Capito joined several of her GOP colleagues Tuesday for a press conference, led by Sen. Dan Sullivan of Alaska, challenging Manchin and other Democrats in the Senate to show they are serious about permitting reform and support a Congressional Review Act (CRA) resolution “nullifying burdensome permitting regulations by the Biden administration.”
Those regulations are included in the recent National Environmental Policy Act (NEPA) Implementing Regulations Revisions, which would make the permitting processes even more burdensome.
“We find ourselves in a situation where … we want to expand,” Capito said. “We’ve got IIJA (Infrastructure Investment and Jobs Act) that has all kinds of projects. We want that economic activity, and yet it’s stalled. It’s stalled because of the red tape of the NEPA process and other processes that are so burdensome on localities on our private developers, on our state regulators. The list goes on and on.”
Capito said the vote on the CRA resolution is a “test vote” for the Democrats’ commitment to permitting reform.
Manchin on Monday said he has secured a commitment from Senate Majority Leader Chuck Schumer, D-N.Y., House Leader Nancy Pelosi, D-Calif., and President Joe Biden that a permitting reform package will be passed by the end of the fiscal year, Sept. 30.
The energy permitting provisions in the framework of that package include an array of measures to speed up federal permitting processes in all areas of energy that are designated projects of “strategic national importance,” including the MVP.
Not only that, the provisions say timelines for permitting reviews will also be set, including two years for NEPA reviews for major projects and one year for lower-impact projects, a process that now takes an average of around four and a half years, the GOP senators said.
“In 2020, the White House’s Council on Environmental Quality (CEQ) found that average time to complete an environmental impact statement (EIS) under NEPA was four and a half years,” Capito said, and 25 percent of those projects took more than six years to complete. “Average time to complete a federal highway project … and I would say we have in that IIJA the One Federal Decision, which is supposed to cap the amount of time that these environmental reviews are supposed to take, yet those are taking more than seven years. Average time for the U.S. (Army) Corps of Engineers to complete an environmental impact statement: six years. Average length of a final environmental impact statement: 661 pages. and I’m sure those in Alaska and Wyoming and Ohio and West Virginia are much longer than that. It’s just basically unacceptable.”
Capito said Manchin may have a “deal,” but that is very different from a final vote.

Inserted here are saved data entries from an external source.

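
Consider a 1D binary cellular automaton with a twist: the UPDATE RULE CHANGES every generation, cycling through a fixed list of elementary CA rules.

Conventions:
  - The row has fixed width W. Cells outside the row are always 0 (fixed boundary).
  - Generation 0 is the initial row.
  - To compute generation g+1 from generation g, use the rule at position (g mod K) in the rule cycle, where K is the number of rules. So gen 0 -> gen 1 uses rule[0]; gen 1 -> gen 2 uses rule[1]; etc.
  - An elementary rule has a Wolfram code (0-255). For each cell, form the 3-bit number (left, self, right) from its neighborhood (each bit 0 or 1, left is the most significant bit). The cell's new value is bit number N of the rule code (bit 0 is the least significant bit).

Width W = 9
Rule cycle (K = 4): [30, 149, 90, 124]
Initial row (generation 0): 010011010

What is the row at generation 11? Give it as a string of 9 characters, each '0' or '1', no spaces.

Gen 0: 010011010
Gen 1 (rule 30): 111110011
Gen 2 (rule 149): 011101000
Gen 3 (rule 90): 110100100
Gen 4 (rule 124): 111110110
Gen 5 (rule 30): 100000101
Gen 6 (rule 149): 111110101
Gen 7 (rule 90): 100010000
Gen 8 (rule 124): 110011000
Gen 9 (rule 30): 101110100
Gen 10 (rule 149): 100100111
Gen 11 (rule 90): 011011101

Answer: 011011101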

“I’ve never seen anybody here that can actually guarantee a final vote,” she said. “I mean, let’s get real, especially on something that’s sensitive and so divisive at times as permitting reform. So, yesterday I said let’s see the legislative text as to what they’re going to do. Let’s see how they vote on this initiative initiated by Senator Sullivan, because I think that is going to be the indicator of how serious they are to fulfill what they say is a promise that was made. Where’s the trust factor here? Where is the commitment to the working men and women of this country who have great opportunities, great jobs connected with infrastructure development, and the regulatory processes that hold them up from being able to provide for their families, cope with the high inflation that we see, and move forward to modernize our country?”
Capito said Democrats should push through any permitting reforms before they vote on the Inflation Reduction Act, and they should release the full text of those permitting revisions.

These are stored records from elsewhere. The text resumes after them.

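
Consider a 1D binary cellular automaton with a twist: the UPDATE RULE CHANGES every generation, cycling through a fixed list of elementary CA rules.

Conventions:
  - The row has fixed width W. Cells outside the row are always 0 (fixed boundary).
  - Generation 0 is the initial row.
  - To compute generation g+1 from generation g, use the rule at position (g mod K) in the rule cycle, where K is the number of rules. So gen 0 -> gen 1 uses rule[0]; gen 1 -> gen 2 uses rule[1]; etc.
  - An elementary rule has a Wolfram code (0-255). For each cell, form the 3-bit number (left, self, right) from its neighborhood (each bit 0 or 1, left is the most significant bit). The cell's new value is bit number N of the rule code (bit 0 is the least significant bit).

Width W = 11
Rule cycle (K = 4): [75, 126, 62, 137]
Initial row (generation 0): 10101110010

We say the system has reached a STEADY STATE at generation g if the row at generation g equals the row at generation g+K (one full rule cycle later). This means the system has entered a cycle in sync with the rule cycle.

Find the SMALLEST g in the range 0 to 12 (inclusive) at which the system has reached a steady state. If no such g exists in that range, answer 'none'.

Gen 0: 10101110010
Gen 1 (rule 75): 00001010100
Gen 2 (rule 126): 00011111110
Gen 3 (rule 62): 00110000001
Gen 4 (rule 137): 10100111100
Gen 5 (rule 75): 00001100101
Gen 6 (rule 126): 00011111111
Gen 7 (rule 62): 00110000000
Gen 8 (rule 137): 10100111111
Gen 9 (rule 75): 00001100001
Gen 10 (rule 126): 00011110011
Gen 11 (rule 62): 00110001110
Gen 12 (rule 137): 10100101100
Gen 13 (rule 75): 00001001101
Gen 14 (rule 126): 00011111111
Gen 15 (rule 62): 00110000000
Gen 16 (rule 137): 10100111111

Answer: none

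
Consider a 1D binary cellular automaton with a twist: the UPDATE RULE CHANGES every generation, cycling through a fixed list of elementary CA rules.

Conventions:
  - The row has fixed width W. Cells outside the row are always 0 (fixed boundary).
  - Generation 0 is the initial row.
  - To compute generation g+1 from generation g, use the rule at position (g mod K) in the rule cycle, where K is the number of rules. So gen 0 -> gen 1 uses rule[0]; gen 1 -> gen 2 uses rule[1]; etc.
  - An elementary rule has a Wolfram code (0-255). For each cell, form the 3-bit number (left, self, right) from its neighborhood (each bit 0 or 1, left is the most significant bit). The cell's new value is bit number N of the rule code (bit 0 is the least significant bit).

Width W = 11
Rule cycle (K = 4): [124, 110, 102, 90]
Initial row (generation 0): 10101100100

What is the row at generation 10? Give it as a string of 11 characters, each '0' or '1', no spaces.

Gen 0: 10101100100
Gen 1 (rule 124): 11111110110
Gen 2 (rule 110): 10000011110
Gen 3 (rule 102): 10000100010
Gen 4 (rule 90): 01001010101
Gen 5 (rule 124): 01101111111
Gen 6 (rule 110): 11111000001
Gen 7 (rule 102): 00001000011
Gen 8 (rule 90): 00010100111
Gen 9 (rule 124): 00011110101
Gen 10 (rule 110): 00110011111

Answer: 00110011111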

Sullivan and Capito both said they have talked with Manchin and other Democrats on the CRA, but none have yet given any commitment of support.
“Show us your commitment and how serious you are (with permitting reform) with a yes vote on the CRA,” Sullivan said.

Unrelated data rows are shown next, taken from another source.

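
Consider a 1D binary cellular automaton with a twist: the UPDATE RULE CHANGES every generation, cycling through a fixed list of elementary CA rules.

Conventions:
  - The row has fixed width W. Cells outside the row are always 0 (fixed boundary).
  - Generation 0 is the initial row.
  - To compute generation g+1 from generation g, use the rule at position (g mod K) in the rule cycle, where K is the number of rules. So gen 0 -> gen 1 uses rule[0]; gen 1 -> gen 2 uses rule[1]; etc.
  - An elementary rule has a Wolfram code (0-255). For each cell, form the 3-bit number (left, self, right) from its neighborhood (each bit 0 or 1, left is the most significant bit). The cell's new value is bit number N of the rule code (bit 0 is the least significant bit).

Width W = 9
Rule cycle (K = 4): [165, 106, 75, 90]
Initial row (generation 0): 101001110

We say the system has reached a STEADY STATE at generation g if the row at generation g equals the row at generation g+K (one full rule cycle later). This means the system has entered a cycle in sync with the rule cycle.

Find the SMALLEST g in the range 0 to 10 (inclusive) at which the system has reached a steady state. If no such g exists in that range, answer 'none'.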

Capito and Manchin have been in lockstep on getting the MVP, a 303-mile, 42-inch-diameter natural gas pipeline that runs from north-central West Virginia to Chatham, Va., completed as the permitting process and related litigation has stalled it for several years.
Manchin said the agreement he has on the permitting changes could see the pipeline “quickly completed.”
Capito said Tuesday she wants the MVP moving natural gas as well, but right now there are “too many questions” about the Democrats’ regulatory reform agreement.